Three reasons mobile money isn’t as cool as it seems
Before I begin, let me put out a disclaimer: This article is in no way attacking any telecom company, neither is it a fight against a progressive transformation to a cashlite or cashless economy. It is equally not a kick against other innovative forms of money and its transfer. It is an honest but informed opinion of issues of the mobile money game that simply make it “uncool”. Read and judge for yourself.
The Issue of “Liquidity”
Liquidity in financial terms refers to how quickly you can change an asset into physical cash without it losing much of its value. Now imagine a die-hard situation where you needed a couple of hundreds of cedis , maybe thousands (physical cash) with no ATMs in sight. You will not consider a bank since it is half past 4 pm. With your eyes frantically scanning street corner after street corner, you spot a container branded in traditional mobile money style and quickly walk across the road to it like a thirsty desert traveler who has found water. You arrive only to be told by the agent “I don’t have enough cash to service you with that withdrawal”. Standing in a combination of disappointment and shock, you suddenly realize having cash on your mobile wallet does not always guarantee you can quickly convert to it to cash whenever you want to. The issue is similar when depositing money into your account or another’s account. The agent ought to have enough digital currency matching your amount on the same network in order to see the transaction through, otherwise, better luck next time.
Mobile Money Fraud
In 2017, a telco had to sanction about 3,000 of its agents implicated or involved in mobile money fraud.
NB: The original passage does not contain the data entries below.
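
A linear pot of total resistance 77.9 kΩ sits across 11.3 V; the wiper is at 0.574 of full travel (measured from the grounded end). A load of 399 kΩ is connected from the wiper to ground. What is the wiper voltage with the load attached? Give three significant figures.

V ≈ 6.19 V

The wiper splits the pot into (1−α)R = 33.19 kΩ above and αR = 44.71 kΩ below.
Lower section ‖ load = 40.21 kΩ.
V_wiper = 11.3 × 40.21/(33.19 + 40.21) = 6.19 V.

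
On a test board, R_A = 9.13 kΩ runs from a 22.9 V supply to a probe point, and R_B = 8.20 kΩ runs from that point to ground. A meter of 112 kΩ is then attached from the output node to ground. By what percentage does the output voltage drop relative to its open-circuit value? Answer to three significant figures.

3.71 %

The divider's output (Thévenin) resistance is R_A‖R_B = 4.320 kΩ.
Fractional drop under load = R_th/(R_th + R_L) = 4.320 / (4.320 + 112) = 0.03714.
So the output falls by 3.71 %.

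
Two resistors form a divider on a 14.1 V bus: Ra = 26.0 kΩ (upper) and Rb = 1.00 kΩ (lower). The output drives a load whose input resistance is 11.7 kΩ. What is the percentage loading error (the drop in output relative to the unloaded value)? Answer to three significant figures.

7.60 %

The divider's output (Thévenin) resistance is Ra‖Rb = 0.9630 kΩ.
Fractional drop under load = R_th/(R_th + R_L) = 0.9630 / (0.9630 + 11.7) = 0.07605.
So the output falls by 7.60 %.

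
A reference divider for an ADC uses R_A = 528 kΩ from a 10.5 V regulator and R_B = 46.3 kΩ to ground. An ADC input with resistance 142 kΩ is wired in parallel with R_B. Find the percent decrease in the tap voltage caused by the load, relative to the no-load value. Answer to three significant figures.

23.1 %

The divider's output (Thévenin) resistance is R_A‖R_B = 42.57 kΩ.
Fractional drop under load = R_th/(R_th + R_L) = 42.57 / (42.57 + 142) = 0.2306.
So the output falls by 23.1 %.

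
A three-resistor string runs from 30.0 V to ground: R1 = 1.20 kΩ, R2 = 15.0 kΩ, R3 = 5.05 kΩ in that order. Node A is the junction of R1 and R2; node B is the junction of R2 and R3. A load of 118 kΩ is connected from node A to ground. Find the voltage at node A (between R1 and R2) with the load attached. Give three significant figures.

Below node A the series string R2+R3 = 20.05 kΩ sits in parallel with the 118 kΩ load: 17.14 kΩ.
V_A = 30.0 × 17.14/(1.20 + 17.14) = 28.0 V.

V ≈ 28.0 V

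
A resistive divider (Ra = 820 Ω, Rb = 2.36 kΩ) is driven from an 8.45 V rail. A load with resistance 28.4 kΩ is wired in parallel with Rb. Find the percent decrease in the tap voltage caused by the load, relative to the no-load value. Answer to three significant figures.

The divider's output (Thévenin) resistance is Ra‖Rb = 608.6 Ω.
Fractional drop under load = R_th/(R_th + R_L) = 608.6 / (608.6 + 28400) = 0.02098.
So the output falls by 2.10 %.

2.10 %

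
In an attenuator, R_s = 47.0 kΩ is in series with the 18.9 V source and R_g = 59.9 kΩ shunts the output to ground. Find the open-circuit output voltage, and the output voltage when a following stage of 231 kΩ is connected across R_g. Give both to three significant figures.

Unloaded: 10.6 V; loaded: 9.51 V

Open-circuit: V = 18.9 × 59.9/(47.0 + 59.9) = 10.6 V.
With the load, R_g becomes R_g‖R_L = 47.57 kΩ, so V = 18.9 × 47.57/94.57 = 9.51 V.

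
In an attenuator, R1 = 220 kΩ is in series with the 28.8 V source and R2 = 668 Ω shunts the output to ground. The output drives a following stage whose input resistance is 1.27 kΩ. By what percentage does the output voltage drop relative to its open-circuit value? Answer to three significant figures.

34.4 %

Unloaded V = 28.8 × 668/220700 = 0.08718 V.
Loaded: R2‖R_L = 437.8 Ω, giving V = 28.8 × 437.8/220400 = 0.05719 V.
Drop = (0.08718 − 0.05719) / 0.08718 = 34.4 %.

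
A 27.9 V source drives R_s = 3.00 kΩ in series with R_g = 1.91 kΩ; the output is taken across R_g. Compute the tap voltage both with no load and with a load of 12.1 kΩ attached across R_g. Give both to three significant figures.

Unloaded: 10.9 V; loaded: 9.90 V

Open-circuit: V = 27.9 × 1.91/(3.00 + 1.91) = 10.9 V.
With the load, R_g becomes R_g‖R_L = 1.650 kΩ, so V = 27.9 × 1.650/4.650 = 9.90 V.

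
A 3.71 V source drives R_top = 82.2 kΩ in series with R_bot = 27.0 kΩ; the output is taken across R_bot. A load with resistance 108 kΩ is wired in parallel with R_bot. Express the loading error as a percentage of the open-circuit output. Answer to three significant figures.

15.8 %

The divider's output (Thévenin) resistance is R_top‖R_bot = 20.32 kΩ.
Fractional drop under load = R_th/(R_th + R_L) = 20.32 / (20.32 + 108) = 0.1584.
So the output falls by 15.8 %.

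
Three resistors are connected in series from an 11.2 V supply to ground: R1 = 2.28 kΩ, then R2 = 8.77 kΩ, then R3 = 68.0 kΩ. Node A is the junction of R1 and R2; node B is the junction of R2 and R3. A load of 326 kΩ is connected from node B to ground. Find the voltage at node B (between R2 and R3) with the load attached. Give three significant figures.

V ≈ 9.36 V

At node B, R3 is in parallel with the load: R3‖R_L = 56.26 kΩ.
Below node A the resistance is R2 + (R3‖R_L) = 65.03 kΩ, so V_A = 11.2 × 65.03/67.31 = 10.82 V.
Then V_B = V_A × (R3‖R_L)/(R2 + R3‖R_L) = 10.82 × 56.26/65.03 = 9.36 V.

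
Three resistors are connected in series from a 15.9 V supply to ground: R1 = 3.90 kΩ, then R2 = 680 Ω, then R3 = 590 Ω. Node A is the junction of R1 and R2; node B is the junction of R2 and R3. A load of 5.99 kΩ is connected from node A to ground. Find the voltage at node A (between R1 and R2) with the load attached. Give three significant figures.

V ≈ 3.37 V

Below node A the series string R2+R3 = 1270 Ω sits in parallel with the 5990 Ω load: 1048 Ω.
V_A = 15.9 × 1048/(3900 + 1048) = 3.37 V.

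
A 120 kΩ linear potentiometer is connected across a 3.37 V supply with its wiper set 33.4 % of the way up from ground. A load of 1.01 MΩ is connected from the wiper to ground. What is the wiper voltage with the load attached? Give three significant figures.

The wiper splits the pot into (1−α)R = 79.92 kΩ above and αR = 40.08 kΩ below.
Lower section ‖ load = 38.55 kΩ.
V_wiper = 3.37 × 38.55/(79.92 + 38.55) = 1.10 V.

V ≈ 1.10 V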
The Bank of Ghana indicated a soar of total mobile money subscribers to about 35 million in 2017. These subscribers are targets or victims of the various types, schemes and methods of mobile money scams. From receiving a mysterious text stating you have received some money (which doesn’t reflect in your account at all), to receiving phone calls from con men and password breaches. The reality still stands that the mobile money space still has more room for improvement in cyber security, public education and protecting subscriber’s data and funds.
Mobile money charges
Do I need to say more? There has been a general outcry among Ghanaians about the charges of the service. A recent Twitter poll we conducted showed majority of people believe mobile money charges are quite high.
Do you think your network charges you outrageous fees for using Mobile Money?
— Afdtechtalk (@afdtechtalk) March 10, 2018
For a traditional bank, one is not expected to pay a charge when depositing money into an existing customers account. But the case is not so for most mobile money agents who take about 1% charge for deposits into accounts. A depositor mostly has to pay twice the charge to ensure the recipient of the fund receives the originally intended amount after transaction cost deductions. Some telcos have made public announcements that deposits should not attract a charge. Despite this fact, the practice goes on.( I have encountered a few registered agents who do not charge for deposits though). Will the charges for using the mobile money service be lowered when the technology becomes cheaper to run or competition intensifies? Only time will tell.